Date of Degree

6-2014

Document Type

Dissertation

Degree Name

Ph.D.

Program

Urban Education

Advisor(s)

Ofelia Garci­a

Subject Categories

Education | Higher Education Administration | Higher Education and Teaching | Latin American Languages and Societies | Latin American Studies

Keywords

Bourdieu, Bronx, College Transition, Higher Education, Latino Males, scared straight

Abstract

This study aims to provide a counter narrative to the deficit filled discourse surrounding Latino males by informing teachers, policymakers and researchers of the barriers and resources encountered by this population as they make the transition from high school to college. A qualitative research design was utilized for this study, which focused on 10 Latino males who mainly identified as Puerto Rican and Dominican, from the Bronx. Bourdieu's Theory of Practice, and his theoretical tools of field (structures), habitus (dispositions) and capital (social, cultural and economic), was used as the theoretical framework guiding this study.
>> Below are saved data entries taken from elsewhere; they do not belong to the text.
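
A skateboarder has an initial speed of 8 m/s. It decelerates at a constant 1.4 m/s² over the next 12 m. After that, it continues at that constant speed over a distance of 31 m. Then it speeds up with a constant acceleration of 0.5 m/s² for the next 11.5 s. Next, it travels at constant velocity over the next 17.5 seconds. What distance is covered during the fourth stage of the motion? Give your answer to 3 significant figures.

197 m

Phase 1 (decelerating): v₀ = 8.00 m/s, a = -1.4 m/s².
v² = v₀² + 2aΔx = 8.00² + 2·-1.4·12 = 30.4 → v = 5.51 m/s
t = (v − v₀)/a = (5.51 − 8.00)/-1.4 = 1.78 s

Phase 2 (constant speed): v₀ = 5.51 m/s, a = 0 m/s².
Constant speed: t = d/v = 31/5.51 = 5.62 s

Phase 3 (accelerating): v₀ = 5.51 m/s, a = 0.5 m/s².
v = v₀ + at = 5.51 + (0.5)(11.5) = 11.3 m/s
Δx = v₀t + ½at² = 5.51·11.5 + 0.5·0.5·11.5² = 96.5 m

Phase 4 (constant speed): v₀ = 11.3 m/s, a = 0 m/s².
v = v₀ + at = 11.3 + (0)(17.5) = 11.3 m/s
Δx = v₀t + ½at² = 11.3·17.5 + 0.5·0·17.5² = 197 m
Distance in phase 4 = 197 m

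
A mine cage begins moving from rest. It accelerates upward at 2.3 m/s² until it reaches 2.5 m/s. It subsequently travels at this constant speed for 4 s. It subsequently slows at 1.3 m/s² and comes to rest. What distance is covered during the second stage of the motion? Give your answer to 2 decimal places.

Phase 1 (accelerating): v₀ = 0 m/s, a = 2.3 m/s².
v = v₀ + at → t = (2.5 − 0) / 2.3 = 1.09 s
v² = v₀² + 2aΔx → Δx = (2.5² − 0²)/(2·2.3) = 1.36 m

Phase 2 (constant speed): v₀ = 2.50 m/s, a = 0 m/s².
v = v₀ + at = 2.50 + (0)(4) = 2.50 m/s
Δx = v₀t + ½at² = 2.50·4 + 0.5·0·4² = 10.0 m
Distance in phase 2 = 10.0 m

10.00 m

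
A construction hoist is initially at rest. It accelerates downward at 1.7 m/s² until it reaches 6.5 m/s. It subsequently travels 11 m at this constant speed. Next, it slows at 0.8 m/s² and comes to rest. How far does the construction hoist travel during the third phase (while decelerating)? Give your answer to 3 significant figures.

Phase 1 (accelerating): v₀ = 0 m/s, a = 1.7 m/s².
v = v₀ + at → t = (6.5 − 0) / 1.7 = 3.82 s
v² = v₀² + 2aΔx → Δx = (6.5² − 0²)/(2·1.7) = 12.4 m

Phase 2 (constant speed): v₀ = 6.50 m/s, a = 0 m/s².
Constant speed: t = d/v = 11/6.50 = 1.69 s

Phase 3 (decelerating): v₀ = 6.50 m/s, a = -0.8 m/s².
v = v₀ + at → t = (0 − 6.50) / -0.8 = 8.12 s
v² = v₀² + 2aΔx → Δx = (0² − 6.50²)/(2·-0.8) = 26.4 m
Distance in phase 3 = 26.4 m

26.4 m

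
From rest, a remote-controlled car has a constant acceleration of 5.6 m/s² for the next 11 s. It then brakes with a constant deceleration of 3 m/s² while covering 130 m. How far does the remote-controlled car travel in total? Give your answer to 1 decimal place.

468.8 m

Phase 1 (accelerating): v₀ = 0 m/s, a = 5.6 m/s².
v = v₀ + at = 0 + (5.6)(11) = 61.6 m/s
Δx = v₀t + ½at² = 0·11 + 0.5·5.6·11² = 339 m

Phase 2 (decelerating): v₀ = 61.6 m/s, a = -3 m/s².
v² = v₀² + 2aΔx = 61.6² + 2·-3·130 = 3010 → v = 54.9 m/s
t = (v − v₀)/a = (54.9 − 61.6)/-3 = 2.23 s
Total distance = 339 + 130 = 469 m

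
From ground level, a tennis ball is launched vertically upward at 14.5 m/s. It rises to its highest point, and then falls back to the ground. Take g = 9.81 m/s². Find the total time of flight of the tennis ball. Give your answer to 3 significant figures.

2.96 s

Phase 1 (rising): v₀ = 14.5 m/s, a = -9.81 m/s².
v = v₀ + at → t = (0 − 14.5) / -9.81 = 1.48 s
v² = v₀² + 2aΔx → Δx = (0² − 14.5²)/(2·-9.81) = 10.7 m

Phase 2 (falling): v₀ = 0 m/s, a = -9.81 m/s².
Falls 10.7 m from rest: t = √(2·10.7/9.81) = 1.48 s; v = g·t = 14.5 m/s.
Total time = 1.48 + 1.48 = 2.96 s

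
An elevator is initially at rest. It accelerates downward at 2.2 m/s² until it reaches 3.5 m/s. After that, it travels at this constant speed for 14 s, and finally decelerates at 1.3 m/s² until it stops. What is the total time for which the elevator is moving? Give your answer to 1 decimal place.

Phase 1 (accelerating): v₀ = 0 m/s, a = 2.2 m/s².
v = v₀ + at → t = (3.5 − 0) / 2.2 = 1.59 s
v² = v₀² + 2aΔx → Δx = (3.5² − 0²)/(2·2.2) = 2.78 m

Phase 2 (constant speed): v₀ = 3.50 m/s, a = 0 m/s².
v = v₀ + at = 3.50 + (0)(14) = 3.50 m/s
Δx = v₀t + ½at² = 3.50·14 + 0.5·0·14² = 49.0 m

Phase 3 (decelerating): v₀ = 3.50 m/s, a = -1.3 m/s².
v = v₀ + at → t = (0 − 3.50) / -1.3 = 2.69 s
v² = v₀² + 2aΔx → Δx = (0² − 3.50²)/(2·-1.3) = 4.71 m
Total time = 1.59 + 14.0 + 2.69 = 18.3 s

18.3 s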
Participants shared the nuances of the college transition, which required them to negotiate various fields. Their interactions with the fields of the Bronx, school, and family provided messages and capital concerning college that either aligned or detoured their habitus toward college. These fields, at times, created "physical barriers" to accessing college such a lack of financial aid and inadequate schooling. But the fields also provided a layer of barriers which lived in the discourse and messages they received about college. This discourse informed the students' habitus which constructed a "college imagination" that perceived institutions of higher education as a dark, lonely place where no one would care for them. Moreover students discussed how teachers tried to "scare them straight" with a "caring" discourse that attempted to align their academic actions and behaviors towards what teachers envisioned as more appropriate for college "survival" and "success". Many of the participants were able to navigate issues around masculinity and academic unpreparedness to "successfully" transition to college by leaning on the support they received from their peers, college counselors, and their mothers. Ultimately the majority of the participants were able to navigate the college transitions through their habitus, which was aligned to interpreting college as a natural step in their life's journey.